After installation, which Langhus reasoned could be aided by donations or potential rebates, he said an outlet would come at minimal cost to the city.


“The cost of power to the city I’m thinking is going to be less than $20 per month. That would be the cost of the electricity itself, based on 8 cents per kWH. That’s based on a couple cars stopping here a couple times a week,” he stated.


Langhus said the city could stick a box asking for free will offerings next to the outlet rather than installing a metering system.


“You’re looking at $1,000/$1,100 for a basic vehicle metering system. Then you have to take credit cards and there are fees involved with that too.
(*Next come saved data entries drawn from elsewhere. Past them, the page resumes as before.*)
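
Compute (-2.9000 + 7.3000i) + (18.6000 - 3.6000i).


Real: -2.9 + 18.6 = 15.7
Imag: 7.3 - 3.6 = 3.7

15.7000 + 3.7000i


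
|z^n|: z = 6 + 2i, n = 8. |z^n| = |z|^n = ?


|z| = sqrt(36+4) = sqrt(40) = 6.3246
|z^8| = |z|^8 = (sqrt(40))^8 = 40^4 = 2560000

|z^8| = 2560000


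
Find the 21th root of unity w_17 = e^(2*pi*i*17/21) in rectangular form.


Angle = 360*17/21 = 291.4286°
a = cos(291.4286°) = 0.3653
b = sin(291.4286°) = -0.9309

0.3653 - 0.9309i


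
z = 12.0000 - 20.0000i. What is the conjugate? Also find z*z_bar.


z_bar = 12.0000 + 20.0000i
z*z_bar = 12^2 + (-20)^2 = 144 + 400 = 544

z_bar = 12.0000 + 20.0000i, z*z_bar = 544


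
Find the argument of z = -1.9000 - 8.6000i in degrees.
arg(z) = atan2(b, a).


Re = -1.9, Im = -8.6
arg = atan2(-8.6, -1.9) = -102.4582 degrees

arg(z) = -102.4582 degrees


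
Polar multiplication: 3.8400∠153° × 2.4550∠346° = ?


r = 3.8400 * 2.4550 = 9.4272
theta = 153° + 346° = 499° = 139° (mod 360)

9.4272 cis(139°)


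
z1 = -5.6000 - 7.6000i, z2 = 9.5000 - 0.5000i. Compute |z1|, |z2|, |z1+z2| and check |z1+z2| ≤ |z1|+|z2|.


|z1| = sqrt((-5.6)^2 + (-7.6)^2) = sqrt(89.12) = 9.4403
|z2| = sqrt(9.5^2 + (-0.5)^2) = sqrt(90.5) = 9.5131
z1+z2 = 3.9000 - 8.1000i
|z1+z2| = sqrt(80.82) = 8.9900
|z1|+|z2| = 9.4403 + 9.5131 = 18.9534

|z1+z2| = 8.9900 ≤ |z1|+|z2| = 18.9534 (verified)


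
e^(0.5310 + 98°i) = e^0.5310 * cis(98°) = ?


e^0.5310 = 1.7006
cos(98°) = -0.1392
sin(98°) = 0.9903
Real = 1.7006*(-0.1392) = -0.2367
Imag = 1.7006*0.9903 = 1.6841

-0.2367 + 1.6841i


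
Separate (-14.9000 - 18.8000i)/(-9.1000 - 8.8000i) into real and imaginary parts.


Multiply by conjugate: (-14.9000 - 18.8000i)(-9.1000 + 8.8000i) / ((-9.1)^2 + (-8.8)^2)
Numerator real = -14.9*(-9.1) - (18.8)*(-8.8) = 301.03
Numerator imag = -18.8*(-9.1) - (-14.9)*(-8.8) = 39.96
Denominator = 160.25
Re(z) = 301.03/160.25 = 1.8785
Im(z) = 39.96/160.25 = 0.2494

Re(z) = 1.8785, Im(z) = 0.2494


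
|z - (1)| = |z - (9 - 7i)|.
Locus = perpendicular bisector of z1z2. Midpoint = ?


Equal distances means the locus is the perpendicular bisector of z1 and z2.
Midpoint = ((1+9)/2, (0+(-7))/2) = (5.0000, -3.5000)

Perpendicular bisector through (5.0000, -3.5000)


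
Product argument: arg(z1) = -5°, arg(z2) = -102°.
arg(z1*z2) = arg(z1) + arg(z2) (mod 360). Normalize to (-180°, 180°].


arg(z1*z2) = -5° - 102° = -107°
Normalized to (-180°, 180°]: -107°

-107°


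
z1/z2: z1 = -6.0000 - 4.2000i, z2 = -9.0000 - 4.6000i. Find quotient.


Conjugate of z2 = -9.0000 + 4.6000i
Numerator: (-6.0000 - 4.2000i)(-9.0000 + 4.6000i) = 73.3200 + 10.2000i
Denominator: (-9)^2 + (-4.6)^2 = 102.16
Result = (73.3200 + 10.2000i)/102.16

0.7177 + 0.0998i


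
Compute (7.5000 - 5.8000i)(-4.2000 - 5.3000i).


Real = 7.5*(-4.2) - (-5.8)*(-5.3) = -31.5 - 30.74 = -62.24
Imag = 7.5*(-5.3) - (4.2)*(-5.8) = -39.75 + 24.36 = -15.39

-62.2400 - 15.3900i


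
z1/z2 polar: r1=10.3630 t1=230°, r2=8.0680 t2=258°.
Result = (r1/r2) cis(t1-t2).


r = 10.3630 / 8.0680 = 1.2845
theta = 230° - 258° = -28° = 332° (mod 360)

1.2845 cis(332°)


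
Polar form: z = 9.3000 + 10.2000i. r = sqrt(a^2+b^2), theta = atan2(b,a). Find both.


r = sqrt(86.49+104.04) = sqrt(190.53) = 13.8033
theta = atan2(10.2, 9.3) = 47.6425 degrees

r = 13.8033, theta = 47.6425 degrees


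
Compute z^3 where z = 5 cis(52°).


r^3 = 5^3 = 125
n*theta = 3*52° = 156° = 156° (mod 360)
a = 125*cos(156°) = -114.1932
b = 125*sin(156°) = 50.8421

125 cis(156°) = -114.1932 + 50.8421i


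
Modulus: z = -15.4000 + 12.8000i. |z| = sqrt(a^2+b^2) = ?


|z| = sqrt((-15.4)^2 + 12.8^2) = sqrt(237.16 + 163.84) = sqrt(401) = 20.0250

|z| = 20.0250


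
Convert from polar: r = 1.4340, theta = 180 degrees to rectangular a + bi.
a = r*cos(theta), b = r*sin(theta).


a = 1.4340*cos(180°) = 1.4340*(-1) = -1.4340
b = 1.4340*sin(180°) = 1.4340*0 = 0

-1.4340 + 0i


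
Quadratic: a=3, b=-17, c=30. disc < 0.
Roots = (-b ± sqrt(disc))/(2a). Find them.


disc = (-17)^2 - 4*3*30 = 289 - 360 = -71
sqrt(|disc|) = sqrt(71) = 8.4261
Real part = 17/(2*3) = 2.8333
Imag part = 8.4261/(2*3) = 1.4044

2.8333 ± 1.4044i


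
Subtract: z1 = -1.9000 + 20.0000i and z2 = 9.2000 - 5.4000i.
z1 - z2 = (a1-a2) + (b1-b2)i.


Real: -1.9 - 9.2 = -11.1
Imag: 20 + 5.4 = 25.4

-11.1000 + 25.4000i


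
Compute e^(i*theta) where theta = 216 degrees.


cos(216°) = -0.8090
sin(216°) = -0.5878

e^(i*216°) = -0.8090 - 0.5878i


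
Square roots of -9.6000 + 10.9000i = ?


|z| = sqrt(92.16+118.81) = 14.5248
sqrt((|z|+a)/2) = sqrt((14.5248+(-9.6))/2) = sqrt(2.4624) = 1.5692
sqrt((|z|-a)/2) = sqrt((14.5248-(-9.6))/2) = sqrt(12.0624) = 3.4731

±(1.5692 + 3.4731i) i.e. 1.5692 + 3.4731i and -1.5692 - 3.4731i


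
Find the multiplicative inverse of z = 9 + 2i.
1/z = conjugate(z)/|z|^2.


|z|^2 = 81+4 = 85
1/z = (9 - 2i)/85

1/z = 0.1059 - 0.0235i


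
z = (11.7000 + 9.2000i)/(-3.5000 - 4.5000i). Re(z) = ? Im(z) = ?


Multiply by conjugate: (11.7000 + 9.2000i)(-3.5000 + 4.5000i) / ((-3.5)^2 + (-4.5)^2)
Numerator real = 11.7*(-3.5) + 9.2*(-4.5) = -82.35
Numerator imag = 9.2*(-3.5) - 11.7*(-4.5) = 20.45
Denominator = 32.5
Re(z) = -82.35/32.5 = -2.5338
Im(z) = 20.45/32.5 = 0.6292

Re(z) = -2.5338, Im(z) = 0.6292


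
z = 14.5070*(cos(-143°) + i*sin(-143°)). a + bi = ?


a = 14.5070*cos(-143°) = 14.5070*(-0.798636) = -11.5858
b = 14.5070*sin(-143°) = 14.5070*(-0.601815) = -8.7305

-11.5858 - 8.7305i


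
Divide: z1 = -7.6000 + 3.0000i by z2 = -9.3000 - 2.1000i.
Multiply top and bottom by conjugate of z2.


Conjugate of z2 = -9.3000 + 2.1000i
Numerator: (-7.6000 + 3.0000i)(-9.3000 + 2.1000i) = 64.3800 - 43.8600i
Denominator: (-9.3)^2 + (-2.1)^2 = 90.9
Result = (64.3800 - 43.8600i)/90.9

0.7083 - 0.4825i


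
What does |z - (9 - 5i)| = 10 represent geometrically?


|z - z0| = r is a circle with center z0 and radius r.
Center = (9, -5), radius = 10

Circle with center (9, -5) and radius 10


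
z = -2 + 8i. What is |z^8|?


|z| = sqrt(4+64) = sqrt(68) = 8.2462
|z^8| = |z|^8 = (sqrt(68))^8 = 68^4 = 21381376

|z^8| = 21381376


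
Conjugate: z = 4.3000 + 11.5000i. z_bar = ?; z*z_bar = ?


z_bar = 4.3000 - 11.5000i
z*z_bar = 4.3^2 + 11.5^2 = 18.49 + 132.25 = 150.74

z_bar = 4.3000 - 11.5000i, z*z_bar = 150.74


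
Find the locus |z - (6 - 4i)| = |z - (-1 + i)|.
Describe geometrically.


Equal distances means the locus is the perpendicular bisector of z1 and z2.
Midpoint = ((6+(-1))/2, (-4+1)/2) = (2.5000, -1.5000)

Perpendicular bisector through (2.5000, -1.5000)


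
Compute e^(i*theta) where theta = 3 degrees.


cos(3°) = 0.9986
sin(3°) = 0.0523

e^(i*3°) = 0.9986 + 0.0523i


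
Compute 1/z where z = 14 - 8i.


|z|^2 = 196+64 = 260
1/z = (14 + 8i)/260

1/z = 0.0538 + 0.0308i


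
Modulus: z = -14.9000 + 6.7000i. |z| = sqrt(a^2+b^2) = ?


|z| = sqrt((-14.9)^2 + 6.7^2) = sqrt(222.01 + 44.89) = sqrt(266.9) = 16.3371

|z| = 16.3371


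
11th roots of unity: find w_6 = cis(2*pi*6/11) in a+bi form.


Angle = 360*6/11 = 196.3636°
a = cos(196.3636°) = -0.9595
b = sin(196.3636°) = -0.2817

-0.9595 - 0.2817i


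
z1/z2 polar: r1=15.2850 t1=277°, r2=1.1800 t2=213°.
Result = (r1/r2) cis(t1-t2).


r = 15.2850 / 1.1800 = 12.9534
theta = 277° - 213° = 64° = 64° (mod 360)

12.9534 cis(64°)


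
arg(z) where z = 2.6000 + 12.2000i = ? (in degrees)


Re = 2.6, Im = 12.2
arg = atan2(12.2, 2.6) = 77.9694 degrees

arg(z) = 77.9694 degrees


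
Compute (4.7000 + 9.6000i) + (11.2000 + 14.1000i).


Real: 4.7 + 11.2 = 15.9
Imag: 9.6 + 14.1 = 23.7

15.9000 + 23.7000i


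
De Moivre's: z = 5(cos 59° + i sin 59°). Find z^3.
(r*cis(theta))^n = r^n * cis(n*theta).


r^3 = 5^3 = 125
n*theta = 3*59° = 177° = 177° (mod 360)
a = 125*cos(177°) = -124.8287
b = 125*sin(177°) = 6.5420

125 cis(177°) = -124.8287 + 6.5420i


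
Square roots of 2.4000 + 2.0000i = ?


|z| = sqrt(5.76+4) = 3.1241
sqrt((|z|+a)/2) = sqrt((3.1241+2.4)/2) = sqrt(2.7620) = 1.6619
sqrt((|z|-a)/2) = sqrt((3.1241-2.4)/2) = sqrt(0.3620) = 0.6017

±(1.6619 + 0.6017i) i.e. 1.6619 + 0.6017i and -1.6619 - 0.6017i


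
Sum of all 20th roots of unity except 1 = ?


With w = e^(2*pi*i/20), all 20 of the 20th roots of unity w^0 = 1, w, ..., w^(19) sum to 0: 1 + w + ... + w^(19) = (1 - w^20)/(1 - w) = 0 since w^20 = 1, w ≠ 1.
Removing the root 1: w + w^2 + ... + w^(19) = 0 - 1 = -1

Sum = -1


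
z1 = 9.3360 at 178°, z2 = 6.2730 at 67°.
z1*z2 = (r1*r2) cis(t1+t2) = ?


r = 9.3360 * 6.2730 = 58.5647
theta = 178° + 67° = 245° = 245° (mod 360)

58.5647 cis(245°)


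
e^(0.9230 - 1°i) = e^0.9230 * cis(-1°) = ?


e^0.9230 = 2.5168
cos(-1°) = 0.99985
sin(-1°) = -0.01745
Real = 2.5168*0.99985 = 2.5164
Imag = 2.5168*(-0.01745) = -0.0439

2.5164 - 0.0439i


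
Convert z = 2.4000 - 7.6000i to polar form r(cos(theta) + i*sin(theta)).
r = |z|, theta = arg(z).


r = sqrt(5.76+57.76) = sqrt(63.52) = 7.9699
theta = atan2(-7.6, 2.4) = -72.4744 degrees

r = 7.9699, theta = -72.4744 degrees


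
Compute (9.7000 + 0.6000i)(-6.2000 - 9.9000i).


Real = 9.7*(-6.2) - 0.6*(-9.9) = -60.14 - (-5.94) = -54.2
Imag = 9.7*(-9.9) - (6.2)*0.6 = -96.03 - (3.72) = -99.75

-54.2000 - 99.7500i


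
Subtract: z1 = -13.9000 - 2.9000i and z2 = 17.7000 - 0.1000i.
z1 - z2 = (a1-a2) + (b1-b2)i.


Real: -13.9 - 17.7 = -31.6
Imag: -2.9 + 0.1 = -2.8

-31.6000 - 2.8000i


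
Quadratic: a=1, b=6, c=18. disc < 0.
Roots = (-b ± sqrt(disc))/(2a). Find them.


disc = 6^2 - 4*1*18 = 36 - 72 = -36
sqrt(|disc|) = sqrt(36) = 6.0000
Real part = -6/(2*1) = -3.0000
Imag part = 6.0000/(2*1) = 3.0000

-3.0000 ± 3.0000i


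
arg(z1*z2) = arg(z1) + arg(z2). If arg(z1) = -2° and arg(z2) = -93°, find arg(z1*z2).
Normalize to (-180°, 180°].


arg(z1*z2) = -2° - 93° = -95°
Normalized to (-180°, 180°]: -95°

-95°


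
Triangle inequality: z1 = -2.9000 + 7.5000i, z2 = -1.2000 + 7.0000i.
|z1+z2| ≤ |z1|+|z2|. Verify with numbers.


|z1| = sqrt((-2.9)^2 + 7.5^2) = sqrt(64.66) = 8.0411
|z2| = sqrt((-1.2)^2 + 7^2) = sqrt(50.44) = 7.1021
z1+z2 = -4.1000 + 14.5000i
|z1+z2| = sqrt(227.06) = 15.0685
|z1|+|z2| = 8.0411 + 7.1021 = 15.1432

|z1+z2| = 15.0685 ≤ |z1|+|z2| = 15.1432 (verified)


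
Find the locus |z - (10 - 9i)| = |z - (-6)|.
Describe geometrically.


Equal distances means the locus is the perpendicular bisector of z1 and z2.
Midpoint = ((10+(-6))/2, (-9+0)/2) = (2.0000, -4.5000)

Perpendicular bisector through (2.0000, -4.5000)


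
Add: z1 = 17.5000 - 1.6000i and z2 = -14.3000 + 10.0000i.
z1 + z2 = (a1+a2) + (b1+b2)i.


Real: 17.5 - 14.3 = 3.2
Imag: -1.6 + 10 = 8.4

3.2000 + 8.4000i


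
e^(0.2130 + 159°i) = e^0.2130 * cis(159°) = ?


e^0.2130 = 1.2374
cos(159°) = -0.9336
sin(159°) = 0.35837
Real = 1.2374*(-0.9336) = -1.1552
Imag = 1.2374*0.35837 = 0.4434

-1.1552 + 0.4434i


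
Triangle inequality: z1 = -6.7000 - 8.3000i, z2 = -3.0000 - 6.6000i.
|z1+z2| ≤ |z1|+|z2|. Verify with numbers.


|z1| = sqrt((-6.7)^2 + (-8.3)^2) = sqrt(113.78) = 10.6668
|z2| = sqrt((-3)^2 + (-6.6)^2) = sqrt(52.56) = 7.2498
z1+z2 = -9.7000 - 14.9000i
|z1+z2| = sqrt(316.1) = 17.7792
|z1|+|z2| = 10.6668 + 7.2498 = 17.9166

|z1+z2| = 17.7792 ≤ |z1|+|z2| = 17.9166 (verified)


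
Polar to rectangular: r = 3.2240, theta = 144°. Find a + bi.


a = 3.2240*cos(144°) = 3.2240*(-0.80902) = -2.6083
b = 3.2240*sin(144°) = 3.2240*0.58779 = 1.8950

-2.6083 + 1.8950i


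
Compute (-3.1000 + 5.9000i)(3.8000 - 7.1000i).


Real = -3.1*3.8 - 5.9*(-7.1) = -11.78 - (-41.89) = 30.11
Imag = -3.1*(-7.1) + 3.8*5.9 = 22.01 + 22.42 = 44.43

30.1100 + 44.4300i


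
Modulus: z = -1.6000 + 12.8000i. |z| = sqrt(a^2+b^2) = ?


|z| = sqrt((-1.6)^2 + 12.8^2) = sqrt(2.56 + 163.84) = sqrt(166.4) = 12.8996

|z| = 12.8996


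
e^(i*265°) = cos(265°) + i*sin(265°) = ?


cos(265°) = -0.0872
sin(265°) = -0.9962

e^(i*265°) = -0.0872 - 0.9962i


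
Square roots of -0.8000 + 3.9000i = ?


|z| = sqrt(0.64+15.21) = 3.9812
sqrt((|z|+a)/2) = sqrt((3.9812+(-0.8))/2) = sqrt(1.5906) = 1.2612
sqrt((|z|-a)/2) = sqrt((3.9812-(-0.8))/2) = sqrt(2.3906) = 1.5462

±(1.2612 + 1.5462i) i.e. 1.2612 + 1.5462i and -1.2612 - 1.5462i


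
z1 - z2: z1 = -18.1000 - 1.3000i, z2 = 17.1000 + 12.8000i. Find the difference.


Real: -18.1 - 17.1 = -35.2
Imag: -1.3 - 12.8 = -14.1

-35.2000 - 14.1000i


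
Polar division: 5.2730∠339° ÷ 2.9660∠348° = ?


r = 5.2730 / 2.9660 = 1.7778
theta = 339° - 348° = -9° = 351° (mod 360)

1.7778 cis(351°)


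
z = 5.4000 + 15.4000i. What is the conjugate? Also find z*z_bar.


z_bar = 5.4000 - 15.4000i
z*z_bar = 5.4^2 + 15.4^2 = 29.16 + 237.16 = 266.32

z_bar = 5.4000 - 15.4000i, z*z_bar = 266.32


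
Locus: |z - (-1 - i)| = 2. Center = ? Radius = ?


|z - z0| = r is a circle with center z0 and radius r.
Center = (-1, -1), radius = 2

Circle with center (-1, -1) and radius 2


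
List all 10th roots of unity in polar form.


The 10th roots of unity are cis(360k/10°) for k=0..9
Angle step = 360/10 = 36°
Primitive root: cis(36°)
Primitive root = 0.8090 + 0.5878i

10 roots at angles: 0°, 36°, 72°, 108°, 144°, 180°, 216°, 252°, 288°, 324°


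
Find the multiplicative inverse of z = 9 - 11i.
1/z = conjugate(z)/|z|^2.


|z|^2 = 81+121 = 202
1/z = (9 + 11i)/202

1/z = 0.0446 + 0.0545i


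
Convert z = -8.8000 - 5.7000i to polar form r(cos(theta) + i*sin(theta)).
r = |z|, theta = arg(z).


r = sqrt(77.44+32.49) = sqrt(109.93) = 10.4848
theta = atan2(-5.7, -8.8) = -147.0678 degrees

r = 10.4848, theta = -147.0678 degrees


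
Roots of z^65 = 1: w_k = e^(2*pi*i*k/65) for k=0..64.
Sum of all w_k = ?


The sum of all 65th roots of unity is 0.
Geometric series: (1 - w^65)/(1 - w) = (1-1)/(1-w) = 0 since w^65 = 1, w ≠ 1.
Alternatively: coefficient of z^64 in z^65 - 1 is 0.

0


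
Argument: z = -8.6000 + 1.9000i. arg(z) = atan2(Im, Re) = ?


Re = -8.6, Im = 1.9
arg = atan2(1.9, -8.6) = 167.5418 degrees

arg(z) = 167.5418 degrees


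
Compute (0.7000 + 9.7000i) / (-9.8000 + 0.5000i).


Conjugate of z2 = -9.8000 - 0.5000i
Numerator: (0.7000 + 9.7000i)(-9.8000 - 0.5000i) = -2.0100 - 95.4100i
Denominator: (-9.8)^2 + 0.5^2 = 96.29
Result = (-2.0100 - 95.4100i)/96.29

-0.0209 - 0.9909i


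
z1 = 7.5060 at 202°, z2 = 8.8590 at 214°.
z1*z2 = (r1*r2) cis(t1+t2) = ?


r = 7.5060 * 8.8590 = 66.4957
theta = 202° + 214° = 416° = 56° (mod 360)

66.4957 cis(56°)


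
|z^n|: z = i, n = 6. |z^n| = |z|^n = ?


|z| = sqrt(0+1) = sqrt(1) = 1
|z^6| = |z|^6 = 1^6 = 1

|z^6| = 1


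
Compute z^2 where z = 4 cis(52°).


r^2 = 4^2 = 16
n*theta = 2*52° = 104° = 104° (mod 360)
a = 16*cos(104°) = -3.8708
b = 16*sin(104°) = 15.5247

16 cis(104°) = -3.8708 + 15.5247i


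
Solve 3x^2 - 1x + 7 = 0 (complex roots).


disc = (-1)^2 - 4*3*7 = 1 - 84 = -83
sqrt(|disc|) = sqrt(83) = 9.1104
Real part = 1/(2*3) = 0.1667
Imag part = 9.1104/(2*3) = 1.5184

0.1667 ± 1.5184i


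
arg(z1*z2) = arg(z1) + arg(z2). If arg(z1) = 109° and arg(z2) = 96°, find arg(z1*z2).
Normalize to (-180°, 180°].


arg(z1*z2) = 109° + 96° = 205°
Normalized to (-180°, 180°]: -155°

-155°


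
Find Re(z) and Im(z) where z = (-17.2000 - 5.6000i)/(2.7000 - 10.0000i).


Multiply by conjugate: (-17.2000 - 5.6000i)(2.7000 + 10.0000i) / (2.7^2 + (-10)^2)
Numerator real = -17.2*2.7 - (5.6)*(-10) = 9.56
Numerator imag = -5.6*2.7 - (-17.2)*(-10) = -187.12
Denominator = 107.29
Re(z) = 9.56/107.29 = 0.0891
Im(z) = -187.12/107.29 = -1.7441

Re(z) = 0.0891, Im(z) = -1.7441


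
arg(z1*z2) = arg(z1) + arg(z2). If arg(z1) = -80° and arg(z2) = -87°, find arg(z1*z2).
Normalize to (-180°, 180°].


arg(z1*z2) = -80° - 87° = -167°
Normalized to (-180°, 180°]: -167°

-167°


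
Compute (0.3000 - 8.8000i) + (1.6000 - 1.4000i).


Real: 0.3 + 1.6 = 1.9
Imag: -8.8 - 1.4 = -10.2

1.9000 - 10.2000i


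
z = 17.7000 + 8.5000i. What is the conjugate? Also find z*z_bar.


z_bar = 17.7000 - 8.5000i
z*z_bar = 17.7^2 + 8.5^2 = 313.29 + 72.25 = 385.54

z_bar = 17.7000 - 8.5000i, z*z_bar = 385.54


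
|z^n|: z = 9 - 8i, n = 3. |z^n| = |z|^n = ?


|z| = sqrt(81+64) = sqrt(145) = 12.0416
|z^3| = |z|^3 = (sqrt(145))^3 = 145*sqrt(145)

|z^3| = 145*sqrt(145) ≈ 1746.0312


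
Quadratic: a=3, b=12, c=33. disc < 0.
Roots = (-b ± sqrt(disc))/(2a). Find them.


disc = 12^2 - 4*3*33 = 144 - 396 = -252
sqrt(|disc|) = sqrt(252) = 15.8745
Real part = -12/(2*3) = -2.0000
Imag part = 15.8745/(2*3) = 2.6458

-2.0000 ± 2.6458i


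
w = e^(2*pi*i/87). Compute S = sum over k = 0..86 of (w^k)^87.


The roots are w_k = w^k with w = e^(2*pi*i/87), and (w^k)^87 = (w^87)^k.
So S = 1 + u + u^2 + ... + u^(86) with u = w^87.
87 = 1*87 + 0, so 87 is a multiple of 87 and u = (w^87)^1 = 1.
Every one of the 87 terms equals 1: S = 87

S = 87


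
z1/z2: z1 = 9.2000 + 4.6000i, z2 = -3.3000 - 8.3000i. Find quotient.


Conjugate of z2 = -3.3000 + 8.3000i
Numerator: (9.2000 + 4.6000i)(-3.3000 + 8.3000i) = -68.5400 + 61.1800i
Denominator: (-3.3)^2 + (-8.3)^2 = 79.78
Result = (-68.5400 + 61.1800i)/79.78

-0.8591 + 0.7669i


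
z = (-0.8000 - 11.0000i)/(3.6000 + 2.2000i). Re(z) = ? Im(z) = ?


Multiply by conjugate: (-0.8000 - 11.0000i)(3.6000 - 2.2000i) / (3.6^2 + 2.2^2)
Numerator real = -0.8*3.6 - (11)*2.2 = -27.08
Numerator imag = -11*3.6 - (-0.8)*2.2 = -37.84
Denominator = 17.8
Re(z) = -27.08/17.8 = -1.5213
Im(z) = -37.84/17.8 = -2.1258

Re(z) = -1.5213, Im(z) = -2.1258


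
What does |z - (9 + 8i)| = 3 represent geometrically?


|z - z0| = r is a circle with center z0 and radius r.
Center = (9, 8), radius = 3

Circle with center (9, 8) and radius 3


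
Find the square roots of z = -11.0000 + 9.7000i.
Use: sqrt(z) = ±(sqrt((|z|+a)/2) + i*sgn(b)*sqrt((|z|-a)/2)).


|z| = sqrt(121+94.09) = 14.6659
sqrt((|z|+a)/2) = sqrt((14.6659+(-11))/2) = sqrt(1.8330) = 1.3539
sqrt((|z|-a)/2) = sqrt((14.6659-(-11))/2) = sqrt(12.8330) = 3.5823

±(1.3539 + 3.5823i) i.e. 1.3539 + 3.5823i and -1.3539 - 3.5823i


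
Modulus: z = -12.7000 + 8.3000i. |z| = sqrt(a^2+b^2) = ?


|z| = sqrt((-12.7)^2 + 8.3^2) = sqrt(161.29 + 68.89) = sqrt(230.18) = 15.1717

|z| = 15.1717


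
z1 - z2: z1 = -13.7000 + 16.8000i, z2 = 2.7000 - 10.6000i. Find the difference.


Real: -13.7 - 2.7 = -16.4
Imag: 16.8 + 10.6 = 27.4

-16.4000 + 27.4000i


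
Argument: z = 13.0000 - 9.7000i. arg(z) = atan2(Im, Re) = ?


Re = 13, Im = -9.7
arg = atan2(-9.7, 13) = -36.7286 degrees

arg(z) = -36.7286 degrees


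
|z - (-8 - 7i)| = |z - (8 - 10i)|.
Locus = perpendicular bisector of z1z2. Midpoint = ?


Equal distances means the locus is the perpendicular bisector of z1 and z2.
Midpoint = ((-8+8)/2, (-7+(-10))/2) = (0, -8.5000)

Perpendicular bisector through (0, -8.5000)


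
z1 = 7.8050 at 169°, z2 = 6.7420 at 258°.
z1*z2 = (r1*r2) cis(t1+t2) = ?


r = 7.8050 * 6.7420 = 52.6213
theta = 169° + 258° = 427° = 67° (mod 360)

52.6213 cis(67°)


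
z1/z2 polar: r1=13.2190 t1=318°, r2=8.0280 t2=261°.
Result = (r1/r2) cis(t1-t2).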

Pretty soon, you have an internet connection,” he explained. “Things get complex pretty quick.”


The council was receptive to the idea and agreed to look into it further.


“This isn’t something I’m asking for a decision on tonight. I just want to make sure the council knows I’m a resource,” Langhus said. “The worst thing we could do is make a decision that would cost us money unnecessarily.”


Tree ordinance discussed

In other business at last week’s meeting, city administrator Barb Collins suggested updating Monona’s tree ordinance to prohibit people from planting trees in the right of way. 


The city is responsible for taking down trees in those areas that are considered dangerous. That currently includes 37 emerald ash borer affected ash trees—an effort that would cost thousands of dollars.


“With our current budget, that would take about seven years,” said Collins, who noted it’s cheaper for the trees to be taken down than treated. “My main reason [for proposing this] is to get away from the city’s responsibility of taking down trees.” 


Council members did not like the idea of prohibiting planting of trees in the right of way—which is the area 13 to 15 feet back from the sidewalk—because some yards would have little available space. They also feared what a community without trees in the right of way would look like.


“I’ve seen a picture of North Main when there used to be elms, and that’s a post card picture,” said Schlein.


“Drive down Main Street, though, and see how many trees are just beyond the sidewalk. There are still a lot,” countered Collins. “The city will only take down a tree that is causing a danger.”


“But, eventually, we’d be treeless,” said Elledge. “I would rather see a list that says these types of trees can be planted, or are acceptable. Say it’s their responsibility and you’re only allowed to plant these types of trees.”


The council tended to agree with that idea, allowing residents to plant in the right of way, but only if they’d take on responsibility for the tree instead of the city.